Voyons un exemple. Pierre et Jules jouent dans un carré de sable. Soudain, Pierre vole le camion de Jules. Lorsque Jules constate que Pierre a son camion, il éprouve une émotion reliée à la dépossession accompagné d’un enchaînement eidétique dressant les potentialités tenantes à une actualisation que permet le camion et qui ne peuvent plus être. C’est cet absence d’accès à une source émotive potentielle qui est incompatible avec l’intention de persévérer son action et qui semble provoquer le rejet du rapport au réel tel qu’il s’engendre sans la possession se traduisant ainsi en une crise entre Pierre et Jules. Mais peut-on parler comme Sartre de l’émotion comme étant conscience?

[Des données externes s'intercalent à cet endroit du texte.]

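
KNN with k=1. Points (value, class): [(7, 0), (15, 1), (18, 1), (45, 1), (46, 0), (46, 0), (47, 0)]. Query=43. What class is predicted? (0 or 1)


Distances from query 43:
Point 45 (class 1): distance = 2
K=1 nearest neighbors: classes = [1]
Votes for class 1: 1 / 1
Majority vote => class 1

1


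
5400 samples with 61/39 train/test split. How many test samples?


Train samples = 5400 * 61% = 3294
Test samples = 5400 - 3294
= 2106

2106


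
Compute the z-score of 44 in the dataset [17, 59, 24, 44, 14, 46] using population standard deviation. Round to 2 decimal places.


Mean = (17 + 59 + 24 + 44 + 14 + 46) / 6 = 34.0
Variance = sum((x_i - mean)^2) / n = 276.3333
Std = sqrt(276.3333) = 16.6233
Z = (x - mean) / std
= (44 - 34.0) / 16.6233
= 10.0 / 16.6233
= 0.60

0.60


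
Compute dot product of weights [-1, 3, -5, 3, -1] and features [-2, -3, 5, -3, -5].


Element-wise products:
-1 * -2 = 2
3 * -3 = -9
-5 * 5 = -25
3 * -3 = -9
-1 * -5 = 5
Sum = 2 + -9 + -25 + -9 + 5
= -36

-36


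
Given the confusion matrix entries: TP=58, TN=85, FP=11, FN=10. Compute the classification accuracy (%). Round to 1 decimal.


Accuracy = (TP + TN) / (TP + TN + FP + FN) * 100
= (58 + 85) / (58 + 85 + 11 + 10)
= 143 / 164
= 0.872
= 87.2%

87.2


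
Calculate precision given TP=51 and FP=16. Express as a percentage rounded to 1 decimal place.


Precision = TP / (TP + FP) * 100
= 51 / (51 + 16)
= 51 / 67
= 0.7612
= 76.1%

76.1


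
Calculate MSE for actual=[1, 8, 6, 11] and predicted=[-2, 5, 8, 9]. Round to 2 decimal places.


Differences: [3, 3, -2, 2]
Squared errors: [9, 9, 4, 4]
Sum of squared errors = 26
MSE = 26 / 4 = 6.50

6.50


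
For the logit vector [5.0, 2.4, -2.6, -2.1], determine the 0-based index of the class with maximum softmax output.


Softmax is a monotonic transformation, so it preserves the argmax.
We need to find the index of the maximum logit.
Index 0: 5.0
Index 1: 2.4
Index 2: -2.6
Index 3: -2.1
Maximum logit = 5.0 at index 0

0


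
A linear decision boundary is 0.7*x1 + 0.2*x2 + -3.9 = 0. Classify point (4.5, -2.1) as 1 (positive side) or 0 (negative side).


Compute 0.7 * 4.5 + 0.2 * -2.1 + -3.9
= 3.15 + -0.42 + -3.9
= -1.17
Since -1.17 < 0, the point is on the negative side.

0


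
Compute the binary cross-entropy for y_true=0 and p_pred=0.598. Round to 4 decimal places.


For y=0: Loss = -log(1-p)
= -log(1 - 0.598)
= -log(0.402)
= -(-0.9113)
= 0.9113

0.9113


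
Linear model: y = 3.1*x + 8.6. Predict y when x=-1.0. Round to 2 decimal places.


y = 3.1 * -1.0 + (8.6)
= -3.1 + (8.6)
= 5.50

5.50


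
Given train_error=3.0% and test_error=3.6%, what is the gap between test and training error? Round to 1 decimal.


Generalization gap = test_error - train_error
= 3.6 - 3.0
= 0.6%
A small gap suggests good generalization.

0.6


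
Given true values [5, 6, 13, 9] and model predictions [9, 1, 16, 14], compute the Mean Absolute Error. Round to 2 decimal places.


Absolute errors: [4, 5, 3, 5]
Sum of absolute errors = 17
MAE = 17 / 4 = 4.25

4.25


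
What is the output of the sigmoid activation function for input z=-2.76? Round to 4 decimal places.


sigmoid(z) = 1 / (1 + exp(-z))
exp(-(-2.76)) = exp(2.76) = 15.7998
1 + 15.7998 = 16.7998
1 / 16.7998 = 0.0595

0.0595


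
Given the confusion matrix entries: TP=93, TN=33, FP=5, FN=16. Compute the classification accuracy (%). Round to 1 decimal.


Accuracy = (TP + TN) / (TP + TN + FP + FN) * 100
= (93 + 33) / (93 + 33 + 5 + 16)
= 126 / 147
= 0.8571
= 85.7%

85.7


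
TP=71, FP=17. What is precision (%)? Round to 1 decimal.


Precision = TP / (TP + FP) * 100
= 71 / (71 + 17)
= 71 / 88
= 0.8068
= 80.7%

80.7


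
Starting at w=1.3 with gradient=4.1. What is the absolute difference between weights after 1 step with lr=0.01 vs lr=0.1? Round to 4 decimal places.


With lr=0.01: w_new = 1.3 - 0.01 * 4.1 = 1.259
With lr=0.1: w_new = 1.3 - 0.1 * 4.1 = 0.89
Absolute difference = |1.259 - 0.89|
= 0.3690

0.3690


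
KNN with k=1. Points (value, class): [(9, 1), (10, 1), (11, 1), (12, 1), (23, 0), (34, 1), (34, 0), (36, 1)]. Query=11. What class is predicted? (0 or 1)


Distances from query 11:
Point 11 (class 1): distance = 0
K=1 nearest neighbors: classes = [1]
Votes for class 1: 1 / 1
Majority vote => class 1

1


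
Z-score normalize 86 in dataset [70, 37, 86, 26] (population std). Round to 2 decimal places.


Mean = (70 + 37 + 86 + 26) / 4 = 54.75
Variance = sum((x_i - mean)^2) / n = 587.6875
Std = sqrt(587.6875) = 24.2423
Z = (x - mean) / std
= (86 - 54.75) / 24.2423
= 31.25 / 24.2423
= 1.29

1.29


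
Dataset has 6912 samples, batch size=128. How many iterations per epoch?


Iterations per epoch = dataset_size / batch_size
= 6912 / 128
= 54

54


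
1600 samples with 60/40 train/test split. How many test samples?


Train samples = 1600 * 60% = 960
Test samples = 1600 - 960
= 640

640


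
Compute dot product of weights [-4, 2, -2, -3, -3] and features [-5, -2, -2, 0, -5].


Element-wise products:
-4 * -5 = 20
2 * -2 = -4
-2 * -2 = 4
-3 * 0 = 0
-3 * -5 = 15
Sum = 20 + -4 + 4 + 0 + 15
= 35

35


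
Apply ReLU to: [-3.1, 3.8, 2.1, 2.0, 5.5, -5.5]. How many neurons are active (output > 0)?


ReLU(x) = max(0, x) for each element:
ReLU(-3.1) = 0
ReLU(3.8) = 3.8
ReLU(2.1) = 2.1
ReLU(2.0) = 2.0
ReLU(5.5) = 5.5
ReLU(-5.5) = 0
Active neurons (>0): 4

4


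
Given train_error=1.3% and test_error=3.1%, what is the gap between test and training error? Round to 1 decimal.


Generalization gap = test_error - train_error
= 3.1 - 1.3
= 1.8%
A small gap suggests good generalization.

1.8


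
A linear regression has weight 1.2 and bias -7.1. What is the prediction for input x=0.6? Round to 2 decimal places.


y = 1.2 * 0.6 + (-7.1)
= 0.72 + (-7.1)
= -6.38

-6.38


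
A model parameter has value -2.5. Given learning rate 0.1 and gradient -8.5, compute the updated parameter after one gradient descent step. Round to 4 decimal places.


w_new = w_old - lr * gradient
= -2.5 - 0.1 * -8.5
= -2.5 - (-0.85)
= -1.6500

-1.6500


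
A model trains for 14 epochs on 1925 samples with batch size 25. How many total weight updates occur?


Iterations per epoch = 1925 / 25 = 77
Total updates = iterations_per_epoch * epochs
= 77 * 14
= 1078

1078


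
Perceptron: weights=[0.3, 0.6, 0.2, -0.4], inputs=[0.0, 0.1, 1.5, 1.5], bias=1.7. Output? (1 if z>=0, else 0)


z = w . x + b
= 0.3*0.0 + 0.6*0.1 + 0.2*1.5 + -0.4*1.5 + 1.7
= 0.0 + 0.06 + 0.3 + -0.6 + 1.7
= -0.24 + 1.7
= 1.46
Since z = 1.46 >= 0, output = 1

1


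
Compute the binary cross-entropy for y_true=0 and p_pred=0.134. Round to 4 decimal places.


For y=0: Loss = -log(1-p)
= -log(1 - 0.134)
= -log(0.866)
= -(-0.1439)
= 0.1439

0.1439


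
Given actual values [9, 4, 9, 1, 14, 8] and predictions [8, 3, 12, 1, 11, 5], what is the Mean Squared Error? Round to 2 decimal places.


Differences: [1, 1, -3, 0, 3, 3]
Squared errors: [1, 1, 9, 0, 9, 9]
Sum of squared errors = 29
MSE = 29 / 6 = 4.83

4.83


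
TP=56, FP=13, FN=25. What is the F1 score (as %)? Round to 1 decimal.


Precision = TP / (TP + FP) = 56 / 69 = 0.8116
Recall = TP / (TP + FN) = 56 / 81 = 0.6914
F1 = 2 * P * R / (P + R)
= 2 * 0.8116 * 0.6914 / (0.8116 + 0.6914)
= 1.1222 / 1.503
= 0.7467
As percentage: 74.7%

74.7


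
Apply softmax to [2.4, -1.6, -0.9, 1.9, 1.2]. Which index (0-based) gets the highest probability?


Softmax is a monotonic transformation, so it preserves the argmax.
We need to find the index of the maximum logit.
Index 0: 2.4
Index 1: -1.6
Index 2: -0.9
Index 3: 1.9
Index 4: 1.2
Maximum logit = 2.4 at index 0

0


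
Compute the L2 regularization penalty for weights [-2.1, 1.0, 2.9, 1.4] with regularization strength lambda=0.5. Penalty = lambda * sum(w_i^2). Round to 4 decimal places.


Squaring each weight:
(-2.1)^2 = 4.41
1.0^2 = 1.0
2.9^2 = 8.41
1.4^2 = 1.96
Sum of squares = 15.78
Penalty = 0.5 * 15.78 = 7.8900

7.8900


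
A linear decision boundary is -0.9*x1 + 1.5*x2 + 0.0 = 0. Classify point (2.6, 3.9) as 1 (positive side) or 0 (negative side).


Compute -0.9 * 2.6 + 1.5 * 3.9 + 0.0
= -2.34 + 5.85 + 0.0
= 3.51
Since 3.51 >= 0, the point is on the positive side.

1


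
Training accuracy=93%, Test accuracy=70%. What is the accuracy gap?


Gap = train_accuracy - test_accuracy
= 93 - 70
= 23%
This large gap strongly indicates overfitting.

23


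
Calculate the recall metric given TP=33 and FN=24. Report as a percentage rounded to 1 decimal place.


Recall = TP / (TP + FN) * 100
= 33 / (33 + 24)
= 33 / 57
= 0.5789
= 57.9%

57.9


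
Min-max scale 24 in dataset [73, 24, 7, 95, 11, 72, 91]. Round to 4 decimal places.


Min = 7, Max = 95
Range = 95 - 7 = 88
Scaled = (x - min) / (max - min)
= (24 - 7) / 88
= 17 / 88
= 0.1932

0.1932


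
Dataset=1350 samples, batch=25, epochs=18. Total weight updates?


Iterations per epoch = 1350 / 25 = 54
Total updates = iterations_per_epoch * epochs
= 54 * 18
= 972

972


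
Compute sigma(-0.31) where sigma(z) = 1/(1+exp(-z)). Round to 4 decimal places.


sigmoid(z) = 1 / (1 + exp(-z))
exp(-(-0.31)) = exp(0.31) = 1.3634
1 + 1.3634 = 2.3634
1 / 2.3634 = 0.4231

0.4231


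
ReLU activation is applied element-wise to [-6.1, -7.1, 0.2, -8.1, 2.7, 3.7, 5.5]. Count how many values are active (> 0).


ReLU(x) = max(0, x) for each element:
ReLU(-6.1) = 0
ReLU(-7.1) = 0
ReLU(0.2) = 0.2
ReLU(-8.1) = 0
ReLU(2.7) = 2.7
ReLU(3.7) = 3.7
ReLU(5.5) = 5.5
Active neurons (>0): 4

4


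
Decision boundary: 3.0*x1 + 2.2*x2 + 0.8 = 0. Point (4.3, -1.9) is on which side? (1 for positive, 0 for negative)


Compute 3.0 * 4.3 + 2.2 * -1.9 + 0.8
= 12.9 + -4.18 + 0.8
= 9.52
Since 9.52 >= 0, the point is on the positive side.

1


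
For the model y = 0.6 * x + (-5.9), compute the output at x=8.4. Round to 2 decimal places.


y = 0.6 * 8.4 + (-5.9)
= 5.04 + (-5.9)
= -0.86

-0.86


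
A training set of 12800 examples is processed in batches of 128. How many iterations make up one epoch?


Iterations per epoch = dataset_size / batch_size
= 12800 / 128
= 100

100


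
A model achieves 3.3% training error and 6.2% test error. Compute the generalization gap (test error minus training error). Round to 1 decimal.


Generalization gap = test_error - train_error
= 6.2 - 3.3
= 2.9%
A moderate gap.

2.9


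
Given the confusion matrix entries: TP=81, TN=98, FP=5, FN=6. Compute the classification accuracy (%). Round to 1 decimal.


Accuracy = (TP + TN) / (TP + TN + FP + FN) * 100
= (81 + 98) / (81 + 98 + 5 + 6)
= 179 / 190
= 0.9421
= 94.2%

94.2


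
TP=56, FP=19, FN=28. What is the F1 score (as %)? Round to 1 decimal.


Precision = TP / (TP + FP) = 56 / 75 = 0.7467
Recall = TP / (TP + FN) = 56 / 84 = 0.6667
F1 = 2 * P * R / (P + R)
= 2 * 0.7467 * 0.6667 / (0.7467 + 0.6667)
= 0.9956 / 1.4133
= 0.7044
As percentage: 70.4%

70.4


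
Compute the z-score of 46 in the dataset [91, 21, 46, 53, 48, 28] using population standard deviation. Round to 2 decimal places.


Mean = (91 + 21 + 46 + 53 + 48 + 28) / 6 = 47.8333
Variance = sum((x_i - mean)^2) / n = 501.1389
Std = sqrt(501.1389) = 22.3861
Z = (x - mean) / std
= (46 - 47.8333) / 22.3861
= -1.8333 / 22.3861
= -0.08

-0.08


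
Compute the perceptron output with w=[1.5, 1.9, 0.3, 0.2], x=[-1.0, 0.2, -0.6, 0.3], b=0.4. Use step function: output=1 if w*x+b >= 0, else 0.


z = w . x + b
= 1.5*-1.0 + 1.9*0.2 + 0.3*-0.6 + 0.2*0.3 + 0.4
= -1.5 + 0.38 + -0.18 + 0.06 + 0.4
= -1.24 + 0.4
= -0.84
Since z = -0.84 < 0, output = 0

0


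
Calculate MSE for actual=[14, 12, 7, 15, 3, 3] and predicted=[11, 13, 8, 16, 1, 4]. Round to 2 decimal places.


Differences: [3, -1, -1, -1, 2, -1]
Squared errors: [9, 1, 1, 1, 4, 1]
Sum of squared errors = 17
MSE = 17 / 6 = 2.83

2.83


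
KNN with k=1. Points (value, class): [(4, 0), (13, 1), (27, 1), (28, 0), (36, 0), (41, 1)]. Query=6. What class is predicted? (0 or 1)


Distances from query 6:
Point 4 (class 0): distance = 2
K=1 nearest neighbors: classes = [0]
Votes for class 1: 0 / 1
Majority vote => class 0

0


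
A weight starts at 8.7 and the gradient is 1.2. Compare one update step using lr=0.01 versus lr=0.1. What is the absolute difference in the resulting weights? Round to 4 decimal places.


With lr=0.01: w_new = 8.7 - 0.01 * 1.2 = 8.688
With lr=0.1: w_new = 8.7 - 0.1 * 1.2 = 8.58
Absolute difference = |8.688 - 8.58|
= 0.1080

0.1080


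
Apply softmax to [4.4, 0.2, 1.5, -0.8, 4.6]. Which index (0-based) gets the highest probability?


Softmax is a monotonic transformation, so it preserves the argmax.
We need to find the index of the maximum logit.
Index 0: 4.4
Index 1: 0.2
Index 2: 1.5
Index 3: -0.8
Index 4: 4.6
Maximum logit = 4.6 at index 4

4


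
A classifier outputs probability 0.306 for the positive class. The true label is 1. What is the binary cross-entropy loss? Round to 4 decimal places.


For y=1: Loss = -log(p)
= -log(0.306)
= -(-1.1842)
= 1.1842

1.1842


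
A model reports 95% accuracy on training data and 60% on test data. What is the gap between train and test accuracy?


Gap = train_accuracy - test_accuracy
= 95 - 60
= 35%
This large gap strongly indicates overfitting.

35


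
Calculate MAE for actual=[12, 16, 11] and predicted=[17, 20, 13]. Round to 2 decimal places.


Absolute errors: [5, 4, 2]
Sum of absolute errors = 11
MAE = 11 / 3 = 3.67

3.67


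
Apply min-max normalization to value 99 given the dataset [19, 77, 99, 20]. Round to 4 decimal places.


Min = 19, Max = 99
Range = 99 - 19 = 80
Scaled = (x - min) / (max - min)
= (99 - 19) / 80
= 80 / 80
= 1.0000

1.0000


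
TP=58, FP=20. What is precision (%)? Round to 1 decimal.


Precision = TP / (TP + FP) * 100
= 58 / (58 + 20)
= 58 / 78
= 0.7436
= 74.4%

74.4


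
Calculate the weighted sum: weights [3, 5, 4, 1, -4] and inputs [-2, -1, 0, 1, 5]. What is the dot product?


Element-wise products:
3 * -2 = -6
5 * -1 = -5
4 * 0 = 0
1 * 1 = 1
-4 * 5 = -20
Sum = -6 + -5 + 0 + 1 + -20
= -30

-30


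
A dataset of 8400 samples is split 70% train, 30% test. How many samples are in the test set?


Train samples = 8400 * 70% = 5880
Test samples = 8400 - 5880
= 2520

2520


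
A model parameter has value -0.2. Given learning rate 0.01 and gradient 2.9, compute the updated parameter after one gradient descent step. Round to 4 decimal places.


w_new = w_old - lr * gradient
= -0.2 - 0.01 * 2.9
= -0.2 - (0.029)
= -0.2290

-0.2290


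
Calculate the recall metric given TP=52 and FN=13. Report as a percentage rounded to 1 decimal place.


Recall = TP / (TP + FN) * 100
= 52 / (52 + 13)
= 52 / 65
= 0.8
= 80.0%

80.0


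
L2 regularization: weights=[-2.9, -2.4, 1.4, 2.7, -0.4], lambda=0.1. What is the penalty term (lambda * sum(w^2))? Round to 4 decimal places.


Squaring each weight:
(-2.9)^2 = 8.41
(-2.4)^2 = 5.76
1.4^2 = 1.96
2.7^2 = 7.29
(-0.4)^2 = 0.16
Sum of squares = 23.58
Penalty = 0.1 * 23.58 = 2.3580

2.3580


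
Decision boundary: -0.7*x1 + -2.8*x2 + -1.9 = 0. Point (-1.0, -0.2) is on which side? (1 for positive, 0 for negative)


Compute -0.7 * -1.0 + -2.8 * -0.2 + -1.9
= 0.7 + 0.56 + -1.9
= -0.64
Since -0.64 < 0, the point is on the negative side.

0


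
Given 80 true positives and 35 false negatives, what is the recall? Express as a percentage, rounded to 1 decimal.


Recall = TP / (TP + FN) * 100
= 80 / (80 + 35)
= 80 / 115
= 0.6957
= 69.6%

69.6


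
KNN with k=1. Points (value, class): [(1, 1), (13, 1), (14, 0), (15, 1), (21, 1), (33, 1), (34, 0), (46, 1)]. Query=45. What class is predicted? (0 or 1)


Distances from query 45:
Point 46 (class 1): distance = 1
K=1 nearest neighbors: classes = [1]
Votes for class 1: 1 / 1
Majority vote => class 1

1


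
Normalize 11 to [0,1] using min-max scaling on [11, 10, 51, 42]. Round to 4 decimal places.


Min = 10, Max = 51
Range = 51 - 10 = 41
Scaled = (x - min) / (max - min)
= (11 - 10) / 41
= 1 / 41
= 0.0244

0.0244


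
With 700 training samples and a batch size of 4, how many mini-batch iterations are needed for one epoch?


Iterations per epoch = dataset_size / batch_size
= 700 / 4
= 175

175


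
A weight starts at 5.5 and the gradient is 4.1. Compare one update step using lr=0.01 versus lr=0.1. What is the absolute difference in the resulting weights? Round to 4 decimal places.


With lr=0.01: w_new = 5.5 - 0.01 * 4.1 = 5.459
With lr=0.1: w_new = 5.5 - 0.1 * 4.1 = 5.09
Absolute difference = |5.459 - 5.09|
= 0.3690

0.3690


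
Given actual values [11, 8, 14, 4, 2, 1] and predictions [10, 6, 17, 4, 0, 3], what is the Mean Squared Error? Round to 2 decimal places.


Differences: [1, 2, -3, 0, 2, -2]
Squared errors: [1, 4, 9, 0, 4, 4]
Sum of squared errors = 22
MSE = 22 / 6 = 3.67

3.67


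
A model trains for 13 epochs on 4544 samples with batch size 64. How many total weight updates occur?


Iterations per epoch = 4544 / 64 = 71
Total updates = iterations_per_epoch * epochs
= 71 * 13
= 923

923


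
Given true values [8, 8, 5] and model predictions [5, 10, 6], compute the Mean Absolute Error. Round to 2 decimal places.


Absolute errors: [3, 2, 1]
Sum of absolute errors = 6
MAE = 6 / 3 = 2.00

2.00


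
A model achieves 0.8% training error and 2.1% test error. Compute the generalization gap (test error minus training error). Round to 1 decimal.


Generalization gap = test_error - train_error
= 2.1 - 0.8
= 1.3%
A small gap suggests good generalization.

1.3


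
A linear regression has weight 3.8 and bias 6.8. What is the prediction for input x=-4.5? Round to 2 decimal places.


y = 3.8 * -4.5 + (6.8)
= -17.1 + (6.8)
= -10.30

-10.30


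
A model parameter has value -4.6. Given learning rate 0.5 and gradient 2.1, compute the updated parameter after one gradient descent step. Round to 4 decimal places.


w_new = w_old - lr * gradient
= -4.6 - 0.5 * 2.1
= -4.6 - (1.05)
= -5.6500

-5.6500


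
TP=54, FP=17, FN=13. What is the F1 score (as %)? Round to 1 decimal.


Precision = TP / (TP + FP) = 54 / 71 = 0.7606
Recall = TP / (TP + FN) = 54 / 67 = 0.806
F1 = 2 * P * R / (P + R)
= 2 * 0.7606 * 0.806 / (0.7606 + 0.806)
= 1.226 / 1.5665
= 0.7826
As percentage: 78.3%

78.3


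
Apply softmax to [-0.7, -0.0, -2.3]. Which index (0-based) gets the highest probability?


Softmax is a monotonic transformation, so it preserves the argmax.
We need to find the index of the maximum logit.
Index 0: -0.7
Index 1: -0.0
Index 2: -2.3
Maximum logit = -0.0 at index 1

1


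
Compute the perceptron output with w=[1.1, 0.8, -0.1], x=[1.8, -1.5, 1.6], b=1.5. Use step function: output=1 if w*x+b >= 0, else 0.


z = w . x + b
= 1.1*1.8 + 0.8*-1.5 + -0.1*1.6 + 1.5
= 1.98 + -1.2 + -0.16 + 1.5
= 0.62 + 1.5
= 2.12
Since z = 2.12 >= 0, output = 1

1


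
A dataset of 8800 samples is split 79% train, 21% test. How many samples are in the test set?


Train samples = 8800 * 79% = 6952
Test samples = 8800 - 6952
= 1848

1848


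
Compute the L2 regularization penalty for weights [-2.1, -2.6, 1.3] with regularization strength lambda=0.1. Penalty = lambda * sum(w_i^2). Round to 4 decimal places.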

L’émotion de Jules lorsqu’il constate sa dépossession sert de substrat à une élaboration exponentielle d’un horizon intentionnel dont le flux sature au moment de l’incongruence entre le désir et son interdit.

 

Si nous nous basons sur Ayer, la simple émotion de dépossession serait suffisante pour un jugement moral et la réponse se justifierait comme acceptable de cet unique fait. Mais l’émotion est-elle la première information donnée à l’esprit? Le cycle pendant lequel l’émotion prend forme, ces quelques milli-secondes ne sont-elle pas accompagnée par une série de cognition en rafale qui oriente et réfère la manifestation? Avant même de reconnaître notre émotion, sa construction par renvoi consécutif au cognitif forme cette incrémentation caractéristique de la pulsion. Ce régime transitif mène d’un état cognitif à un autre moyennant une variation de fréquence. Le régime transitif n’est généralement pas volitif. Presque inconscient, il met en relation des arrêtés de l’individu, ce sur quoi l’identité s’est peu à peu fondé par délibération, méditation, par prospection et il projette le moment de saturation qui revient avec élan en manifestation. C’est ce processus qui semble donner le substrat nécessaire à l’élaboration d’une position éthique par la manifestation d’une émotion et d’une position psychique qui l’actualise. Ainsi, l’éthique comme approbation à partir d’une émotion exige une dimension psychique, une sorte d’image du dégoût qui accompagne le « ouach » du yogourt ce qui nous mène vers les théories cognitivistes. Mais est-ce là une manifestation d’une valeur ; le ton émotif d’une position psychique?